I missed you too!! All of you! I hate being off line!


----------



## mygirlmaile (Mar 26, 2009)

Yea...I hate you being offline too! In the box I send you for Riot, Ill send you a Broadband card too.


----------



## meganc66 (Mar 6, 2009)

lolllollol. 

well in the box I send you for riot, ill just put MYSELF in there.
then ill hop out, destroy shantel's box, and then take myself and riot back home. 
oh, and we can have some fun too  hahaha


----------



## mygirlmaile (Mar 26, 2009)

Ima follow you to the post office, and when you get in the box and seal it...Ima rewrite an address on it. Hope you packed a winter coat...youre going to Antarctica.


----------



## meganc66 (Mar 6, 2009)

!!!! WHAT A JERKFACE! SEE! HOW COULD YOU SEND RIOT TO A MEANIE LIKE THAT!!


----------



## mygirlmaile (Mar 26, 2009)

LOL. I fight for what I love...thats clearly what this shows.  I WIN I WIN I WIN!!!

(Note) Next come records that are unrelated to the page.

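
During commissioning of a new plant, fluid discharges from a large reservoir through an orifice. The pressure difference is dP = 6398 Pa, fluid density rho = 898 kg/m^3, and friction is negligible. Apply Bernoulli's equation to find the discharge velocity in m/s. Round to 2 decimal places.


v = sqrt(2*dP/rho)
v = sqrt(2*6398/898)
v = sqrt(14.249443)
v = 3.77 m/s


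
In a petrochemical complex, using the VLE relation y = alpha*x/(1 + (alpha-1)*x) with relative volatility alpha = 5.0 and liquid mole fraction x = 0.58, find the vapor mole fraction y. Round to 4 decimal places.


y = alpha*x / (1 + (alpha-1)*x)
y = 5.0*0.58 / (1 + (5.0-1)*0.58)
y = 2.9 / (1 + 2.32)
y = 2.9 / 3.32
y = 0.8735


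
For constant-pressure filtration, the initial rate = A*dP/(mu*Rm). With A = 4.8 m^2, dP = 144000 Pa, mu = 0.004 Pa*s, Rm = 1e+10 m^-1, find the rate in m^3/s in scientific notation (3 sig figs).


rate = A * dP / (mu * Rm)
rate = 4.8 * 144000 / (0.004 * 1e+10)
rate = 691200.0 / 4.000e+07
rate = 1.73e-02 m^3/s


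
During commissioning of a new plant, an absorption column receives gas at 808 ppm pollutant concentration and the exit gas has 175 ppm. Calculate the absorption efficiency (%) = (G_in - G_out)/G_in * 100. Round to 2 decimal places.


Efficiency = (G_in - G_out) / G_in * 100%
Efficiency = (808 - 175) / 808 * 100
Efficiency = 633 / 808 * 100
Efficiency = 78.34%


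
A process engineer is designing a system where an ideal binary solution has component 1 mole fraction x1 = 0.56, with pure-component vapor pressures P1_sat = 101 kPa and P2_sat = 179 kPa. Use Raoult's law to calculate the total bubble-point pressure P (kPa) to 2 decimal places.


P = x1*P1_sat + x2*P2_sat
x2 = 1 - x1 = 1 - 0.56 = 0.44
P = 0.56*101 + 0.44*179
P = 56.56 + 78.76
P = 135.32 kPa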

*steals megans confetti she keeps throwing around and throws some up*


----------



## meganc66 (Mar 6, 2009)

NO MY CONFETTI!!

we have like 20 threads arguing about riot!
you already get felony, its my turn! lol


----------



## mygirlmaile (Mar 26, 2009)

Im an only child. I dont believe it turns. LOL.  HAHAHAHA. 

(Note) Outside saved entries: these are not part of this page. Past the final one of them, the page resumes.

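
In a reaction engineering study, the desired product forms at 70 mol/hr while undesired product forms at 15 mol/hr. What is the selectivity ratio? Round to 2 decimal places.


S = desired product rate / undesired product rate
S = 70 / 15
S = 4.67


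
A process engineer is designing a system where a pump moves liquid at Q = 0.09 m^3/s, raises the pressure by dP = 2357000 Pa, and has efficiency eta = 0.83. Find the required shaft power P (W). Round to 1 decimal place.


P = Q * dP / eta
P = 0.09 * 2357000 / 0.83
P = 212130.0 / 0.83
P = 255578.3 W


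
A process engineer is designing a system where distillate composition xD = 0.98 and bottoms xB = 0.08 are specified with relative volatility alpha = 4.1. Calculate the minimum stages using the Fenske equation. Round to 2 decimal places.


N_min = ln((xD*(1-xB))/(xB*(1-xD))) / ln(alpha)
Numerator inside ln: 0.9016 / 0.0016 = 563.5
ln(563.5) = 6.334167
ln(alpha) = ln(4.1) = 1.410987
N_min = 6.334167 / 1.410987 = 4.49


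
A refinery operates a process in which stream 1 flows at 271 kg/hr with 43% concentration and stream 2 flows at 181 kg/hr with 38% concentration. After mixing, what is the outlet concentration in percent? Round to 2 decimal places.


Mass balance on solute: F1*x1 + F2*x2 = F3*x3
F3 = F1 + F2 = 271 + 181 = 452 kg/hr
x3 = (F1*x1 + F2*x2)/F3
x3 = (271*0.43 + 181*0.38) / 452
x3 = 41.00%


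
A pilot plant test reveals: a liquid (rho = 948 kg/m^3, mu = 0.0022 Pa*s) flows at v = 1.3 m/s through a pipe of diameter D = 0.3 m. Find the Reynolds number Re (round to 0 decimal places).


Re = rho * v * D / mu
Re = 948 * 1.3 * 0.3 / 0.0022
Re = 369.72 / 0.0022
Re = 168055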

And I know we do! Lmfao! Wow. We both have no lives and live fairly close. We should play immediately! LOL.


----------



## meganc66 (Mar 6, 2009)

LOL yeah! we are apparently life-less so we need to like... just sit together and be ... anti-social together hahhahah


----------



## mygirlmaile (Mar 26, 2009)

EXACTLY!!!!!!! So, MAKE IT HAPPEN! lol.


----------



## meganc66 (Mar 6, 2009)

ok....
come over.
lmao.


----------



## mygirlmaile (Mar 26, 2009)

ABOUTTTT THAT....I think you should prollie just start walking up here.


----------



## meganc66 (Mar 6, 2009)

WHAAAT!
i think you should just put together a cart and hitch maile and your cheehuahua's to it and they shall pull you here  bwahahahah

(yes i spelled chihuahua wrong on purpose )


----------



## mygirlmaile (Mar 26, 2009)

LOL. My big chihuahua pulls like an apbt! lmfao. and we should most def plan something!!!


----------



## meganc66 (Mar 6, 2009)

YEAH!
PM ME! ahahhaha.


----------